Company wants to mine for gold on a sliver of the national park's unprotected doorstep

Mark Moran

June 2, 2023 - In Yellowstone National Park, 30,000 acres are protected from mining by Congressional order, but there is a sliver left unprotected, and a Montana nonprofit is trying to change it.

The Bozeman-based Greater Yellowstone Coalition wants to close what it sees as a dangerous loophole, which could still allow mining to happen on the edge of the world's first national park.

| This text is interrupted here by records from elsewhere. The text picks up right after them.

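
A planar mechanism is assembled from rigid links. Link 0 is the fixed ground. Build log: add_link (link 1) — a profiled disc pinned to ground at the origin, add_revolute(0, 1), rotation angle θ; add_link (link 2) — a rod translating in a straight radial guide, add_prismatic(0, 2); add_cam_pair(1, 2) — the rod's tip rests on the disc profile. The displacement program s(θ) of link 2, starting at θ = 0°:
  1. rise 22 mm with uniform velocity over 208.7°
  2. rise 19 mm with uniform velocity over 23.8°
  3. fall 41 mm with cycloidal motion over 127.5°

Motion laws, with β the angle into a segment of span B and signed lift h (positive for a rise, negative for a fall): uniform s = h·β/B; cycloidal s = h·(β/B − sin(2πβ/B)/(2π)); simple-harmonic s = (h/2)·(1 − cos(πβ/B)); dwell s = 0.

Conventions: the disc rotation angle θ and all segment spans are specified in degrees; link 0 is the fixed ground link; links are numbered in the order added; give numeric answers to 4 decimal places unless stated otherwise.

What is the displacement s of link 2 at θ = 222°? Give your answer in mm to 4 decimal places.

seg 1 [0°–208.7°] uniform, h=22: full span → s += 22 → s = 22.0000
seg 2 [208.7°–232.5°] uniform, h=19: θ=222° here. β=13.3, B=23.8. 19·13.3/23.8 = 10.6176 → s = 32.6176

32.6176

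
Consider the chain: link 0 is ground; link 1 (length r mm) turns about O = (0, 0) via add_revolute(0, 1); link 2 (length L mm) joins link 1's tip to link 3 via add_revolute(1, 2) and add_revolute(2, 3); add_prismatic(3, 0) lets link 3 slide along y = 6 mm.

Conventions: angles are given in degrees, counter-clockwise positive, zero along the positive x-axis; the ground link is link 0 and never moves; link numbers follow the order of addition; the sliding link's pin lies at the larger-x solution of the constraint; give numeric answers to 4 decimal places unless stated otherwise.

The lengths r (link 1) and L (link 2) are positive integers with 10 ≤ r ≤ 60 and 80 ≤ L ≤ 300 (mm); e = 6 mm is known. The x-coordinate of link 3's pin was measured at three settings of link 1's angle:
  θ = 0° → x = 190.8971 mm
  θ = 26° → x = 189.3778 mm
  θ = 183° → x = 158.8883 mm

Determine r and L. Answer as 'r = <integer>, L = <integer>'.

constraint per measurement: (x − r cos θ)² + (r sin θ − e)² = L²
subtracting the θ₁ and θ₂ equations cancels the r² and L² terms:
r = (x₁² − x₂²) / (2[(x₁cos θ₁ + e sin θ₁) − (x₂cos θ₂ + e sin θ₂)]) = 15.9996 → r = 16
L² = (x₁ − r cos θ₁)² + (r sin θ₁ − e)² = 30624.9956 → L = 175.0000 → L = 175
check at θ₃=183°: x = 158.8883 (printed 158.8883) ✓

r = 16, L = 175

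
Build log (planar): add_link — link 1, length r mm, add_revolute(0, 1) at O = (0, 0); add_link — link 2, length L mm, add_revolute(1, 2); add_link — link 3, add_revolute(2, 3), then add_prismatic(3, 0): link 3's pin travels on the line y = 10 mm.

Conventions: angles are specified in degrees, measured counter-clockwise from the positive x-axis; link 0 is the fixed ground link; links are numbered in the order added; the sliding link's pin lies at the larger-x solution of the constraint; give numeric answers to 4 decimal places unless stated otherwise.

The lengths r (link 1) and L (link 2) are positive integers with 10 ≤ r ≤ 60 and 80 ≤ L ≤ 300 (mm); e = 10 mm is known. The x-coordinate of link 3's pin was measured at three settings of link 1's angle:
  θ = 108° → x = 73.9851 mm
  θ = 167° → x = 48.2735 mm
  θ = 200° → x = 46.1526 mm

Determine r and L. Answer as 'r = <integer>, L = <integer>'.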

The group is trying to raise $6.25 million to buy the land and mineral rights on private property in what is known as the Yellowstone gateway along the northern edge of the park, to prevent Crevice Mining Group from prospecting for gold.

Scott Christensen, executive director of the Greater Yellowstone Coalition, said the deal will "extinguish the last real and significant mining threat on the border of Yellowstone National Park forever."

"Purchasing the mineral rights, the mining leases, the claims that they've staked, the mining permit they have, all of the proprietary plans and exploration information that they have," Christensen outlined. "Allowing them to walk away and avoid a mine being built on the boundary of Yellowstone."

Christensen pointed out the coalition has until Oct. 1 to raise the remaining $2.35 million to buy the mining rights, or Crevice will move forward with its plans.

In addition to concerns over mining, Crevice Mountain, where the mine is being proposed, is also prime grizzly bear habitat and home to a migration corridor for elk, mule deer and bighorn sheep.

Christensen emphasized wildlife are another reason for concern about a potential mine.

"I just have to believe there are a lot of people out there in our country and really in the world who share the same passion that we do for Yellowstone National Park and this amazing greater Yellowstone ecosystem," Christensen contended.

The coalition website states a mine on Crevice Mountain would permanently alter vital wildlife habitat north of Yellowstone and could severely impact the character, water quality and aesthetic value of much of the park itself.